Always looking for a joke, Callicoatte said Fry's opinion ``must mean I'm not crazy, after all.''

The Searle-Arthritis Foundation program, entitled ``Taking Control of Arthritis Pain,'' is straightforward. There's nothing magic about the techniques being offered and participants are cautioned that the program is not intended to supplant their medical care.

However, they are told that pain often occurs in a cycle. People who hurt lose abilities and become depressed and stressed, which leads to more pain.

``Although pain is a physical symptom, you can actually use the power of your mind to help manage it,'' a workbook used during the ``Taking Control'' sessions states. Then it lists techniques such as distraction, controlled muscle relaxation and guided imagery in which the patient concentrates on positive memories or pleasant experiences.
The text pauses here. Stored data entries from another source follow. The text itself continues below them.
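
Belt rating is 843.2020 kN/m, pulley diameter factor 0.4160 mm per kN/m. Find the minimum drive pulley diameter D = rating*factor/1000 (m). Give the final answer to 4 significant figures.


D = 843.2020 * 0.4160 / 1000
D = 0.3508 m


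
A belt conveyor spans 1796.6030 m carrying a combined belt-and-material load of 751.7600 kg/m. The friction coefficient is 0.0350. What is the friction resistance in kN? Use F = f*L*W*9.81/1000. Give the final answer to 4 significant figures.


F = 0.0350 * 1796.6030 * 751.7600 * 9.81 / 1000
F = 463.7 kN


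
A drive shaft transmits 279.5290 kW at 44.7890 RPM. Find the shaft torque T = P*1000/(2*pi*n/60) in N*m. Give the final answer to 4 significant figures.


omega = 2*pi*44.7890/60 = 4.69029 rad/s
T = 279.5290*1000 / 4.69029
T = 59600 N*m


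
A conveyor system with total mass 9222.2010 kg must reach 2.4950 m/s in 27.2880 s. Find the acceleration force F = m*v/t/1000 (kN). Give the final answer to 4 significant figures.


F = 9222.2010 * 2.4950 / 27.2880 / 1000
F = 0.8432 kN


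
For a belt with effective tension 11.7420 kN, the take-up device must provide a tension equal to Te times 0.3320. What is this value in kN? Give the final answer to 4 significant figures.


T_tu = 11.7420 * 0.3320
T_tu = 3.898 kN


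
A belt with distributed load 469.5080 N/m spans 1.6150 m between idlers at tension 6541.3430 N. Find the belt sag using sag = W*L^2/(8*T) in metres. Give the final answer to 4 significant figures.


sag = 469.5080 * 1.6150^2 / (8 * 6541.3430)
sag = 0.02340 m


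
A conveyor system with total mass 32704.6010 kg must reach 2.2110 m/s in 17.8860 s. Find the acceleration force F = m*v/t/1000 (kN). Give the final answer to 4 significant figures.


F = 32704.6010 * 2.2110 / 17.8860 / 1000
F = 4.043 kN


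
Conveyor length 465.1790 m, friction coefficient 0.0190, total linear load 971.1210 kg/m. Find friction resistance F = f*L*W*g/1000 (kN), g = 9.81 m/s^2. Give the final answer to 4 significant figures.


F = 0.0190 * 465.1790 * 971.1210 * 9.81 / 1000
F = 84.20 kN


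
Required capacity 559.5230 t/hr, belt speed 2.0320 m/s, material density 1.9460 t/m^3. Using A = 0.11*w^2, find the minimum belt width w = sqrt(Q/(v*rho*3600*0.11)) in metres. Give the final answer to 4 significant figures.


A_req = 559.5230 / (2.0320 * 1.9460 * 3600) = 0.0393051 m^2
w = sqrt(0.0393051 / 0.11)
w = 0.5978 m


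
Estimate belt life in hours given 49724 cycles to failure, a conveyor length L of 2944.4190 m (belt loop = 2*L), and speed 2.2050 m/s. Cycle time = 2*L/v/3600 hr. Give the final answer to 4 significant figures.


cycle_time = 2 * 2944.4190 / 2.2050 / 3600 = 0.741854 hr
life = 49724 * 0.741854 = 36890 hours


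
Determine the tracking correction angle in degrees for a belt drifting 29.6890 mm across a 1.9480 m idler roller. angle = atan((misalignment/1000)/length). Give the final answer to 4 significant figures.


misalign_m = 29.6890 / 1000 = 0.029689 m
angle = atan(0.029689 / 1.9480)
angle = 0.8732 deg


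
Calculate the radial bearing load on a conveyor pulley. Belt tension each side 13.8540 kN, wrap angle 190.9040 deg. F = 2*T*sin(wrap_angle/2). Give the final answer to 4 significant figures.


F = 2 * 13.8540 * sin(190.9040/2 deg)
F = 27.58 kN


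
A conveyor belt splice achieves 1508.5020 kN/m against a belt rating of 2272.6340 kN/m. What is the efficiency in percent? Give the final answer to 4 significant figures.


Eff = 1508.5020 / 2272.6340 * 100
Eff = 66.38 %


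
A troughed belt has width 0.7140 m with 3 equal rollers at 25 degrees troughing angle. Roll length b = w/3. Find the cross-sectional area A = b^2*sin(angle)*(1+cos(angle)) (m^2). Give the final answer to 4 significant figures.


b = 0.7140/3 = 0.238 m
A = 0.238^2 * sin(25 deg) * (1 + cos(25 deg))
A = 0.04563 m^2


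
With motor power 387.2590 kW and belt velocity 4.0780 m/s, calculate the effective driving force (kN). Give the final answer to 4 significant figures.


Te = P / v = 387.2590 / 4.0780
Te = 94.96 kN


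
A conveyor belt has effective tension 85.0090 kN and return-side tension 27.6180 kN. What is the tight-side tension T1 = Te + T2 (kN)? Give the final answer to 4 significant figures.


T1 = Te + T2 = 85.0090 + 27.6180
T1 = 112.6 kN


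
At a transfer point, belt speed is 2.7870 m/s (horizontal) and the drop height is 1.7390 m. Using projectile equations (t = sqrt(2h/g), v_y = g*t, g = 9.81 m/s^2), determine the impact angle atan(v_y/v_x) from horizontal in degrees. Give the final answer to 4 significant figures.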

Other techniques for pain management include exercise and hot/cold treatments.

In addition to ``patient-partners,'' a Searle program, the sessions are to be led by Arthritis Foundation ``heroes overcoming arthritis,'' persons who have been recognized for their own efforts to cope with pain.

Shannon Whetstone Mescher, vice president of the Arthritis Foundation, said the program will be offered to organizations and corporations whose members or employees may have arthritis.